Extractor using CSV converter for space delimited messages?


(RIP Bob Dole) #1

Hi,
I’m trying to create an extractor for unbound DNS request logs.

Sample message:
unbound: [31543:1] info: 10.2.2.1 ahostname-com A IN

Extractor Type: regex

Regex (confirmed working): [redacted. the forum software thinks I have links in my post)

Condition (confirmed working): [redacted: the forum software thinks I have links in my post)

Store as field: dnslookupdata

Strategy: copy

Converter: CSV to fields

Field names: dns_srcip dns_req dns_rectype dns_class

Separator character: (I pressed space bar one time)

Quote character: (I tried leaving blank but it doesn’t work so left default ")

Escape character: \

The regexes work but the converter fails. Is using a “CSV to fields” a suitable way to parse messages that are delimited with spaces? My goal is to grab all fields in a single extractor. I’m new to Graylog. Thanks.


(Ben van Staveren) #2

You could but the easier way probably would be to use a Grok extractor instead of the regexp one, since you can then also split all the data into fields already (an example pattern that assumes that ‘unbound’ is the application name, and the 31543:1 is the pid and thread:

"^%{WORD:application_name}: \\[%{NUMBER:pid}:%{NUMBER:thread}\\] %{WORD:level} %{IP:dns_srcip} %{NOTSPACE:dns_req} %{WORD:dns_rectype} %{WORD:dns_class}"
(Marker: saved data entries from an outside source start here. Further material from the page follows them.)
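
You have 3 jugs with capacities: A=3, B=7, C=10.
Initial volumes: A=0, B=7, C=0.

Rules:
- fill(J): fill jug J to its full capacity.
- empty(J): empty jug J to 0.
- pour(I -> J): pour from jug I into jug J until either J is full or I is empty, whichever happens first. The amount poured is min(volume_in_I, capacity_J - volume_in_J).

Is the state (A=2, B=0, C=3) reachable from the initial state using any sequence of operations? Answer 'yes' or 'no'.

Answer: yes

Derivation:
BFS from (A=0, B=7, C=0):
  1. fill(A) -> (A=3 B=7 C=0)
  2. empty(B) -> (A=3 B=0 C=0)
  3. pour(A -> B) -> (A=0 B=3 C=0)
  4. fill(A) -> (A=3 B=3 C=0)
  5. pour(A -> B) -> (A=0 B=6 C=0)
  6. fill(A) -> (A=3 B=6 C=0)
  7. pour(A -> C) -> (A=0 B=6 C=3)
  8. fill(A) -> (A=3 B=6 C=3)
  9. pour(A -> B) -> (A=2 B=7 C=3)
  10. empty(B) -> (A=2 B=0 C=3)
Target reached → yes.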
Then you only have the one extractor running, and theoretically it should grab you all the fields you need. Keep in mind the above pattern is an example, so adjust that to your needs, don’t just whap it in and expect it to work :wink:


(RIP Bob Dole) #3

Regex: ^unbound:\s+[\d+:\d+]\sinfo:(.+)$

Field matches regex: ^unbound:\s+[\d+:\d+]\sinfo:\s((?<![0-9])(?:(?:25[0-5]|2[0-4][0-9]|[0-1]?[0-9]{1,2})...)(?![0-9]))


(RIP Bob Dole) #4

Thanks for your help. The Grok pattern you provided was pretty much spot on but I made a couple of changes.

^%{WORD:application_name}: [%{NUMBER:pid}:%{NUMBER:thread}] %{LOGLEVEL:level}: %{IP:dns_srcip} %{NOTSPACE:dns_req} %{WORD:dns_rectype} %{WORD:dns_class}

The fields show exactly like I expect when I test against a sample message in the web UI.

However I’m getting an error for messages coming into this input now.

2018-12-09 19:42:30,468 WARN : org.graylog2.indexer.messages.Messages - Failed to index message: index=<graylog_0> id=<7984c552-fc14-11e8-98cb-525400e32cc4> error=<{“type”:“mapper_parsing_exception”,“reason”:“failed to parse [level]”,“caused_by”:{“type”:“number_format_exception”,“reason”:“For input string: “info””}}>

It seems like the index expects level to be a numeric value. I don’t know much about how the indexer works, but is this effectively a schema change so I need to rebuild the index?


(Jan Doberstein) #5

2018-12-09 19:42:30,468 WARN : org.graylog2.indexer.messages.Messages - Failed to index message: index=<graylog_0> id=<7984c552-fc14-11e8-98cb-525400e32cc4> error=<{“type”:“mapper_parsing_exception”,“reason”:“failed to parse [level]”,“caused_by”:{“type”:“number_format_exception”,“reason”:“For input string: “info””}}>

The field level is created as a number field - but now you try to place a string in this field.

The solution can be one or multiple of the following.

  1. create a custom index mapping that forces the field to be a string - even if the first value that is ingested is a number ( http://docs.graylog.org/en/2.5/pages/configuration/elasticsearch.html#custom-index-mappings )
  2. write a processing pipeline that change the field name if the value is a string and/or number - so you have two fields level_string and/or level_num for example
// This rule will rename the level field
// if it contains a string and not a number
rule "check_level_for_number"
when
    has_field("level") AND 
    // until 3.0 is in da house we need this 
    // dirty little trick 
    is_null(to_long($message.level))
   // 3.0 contains `is_number`
then
    rename_field("level", "level_string");
end

  1. check that all senders only send the defined types in the fields.

(Ben van Staveren) #6

What @jan said, basically. There’s also a chance that the index you are saving to already has a ‘level’ field that’s defined as a number (possible, if it’s ingesting syslog). Ideally you’d store these messages in their own index set, and ensure that only these messages go in so the auto-mapping "does the right thing"™.


(system) #7

This topic was automatically closed 14 days after the last reply. New replies are no longer allowed.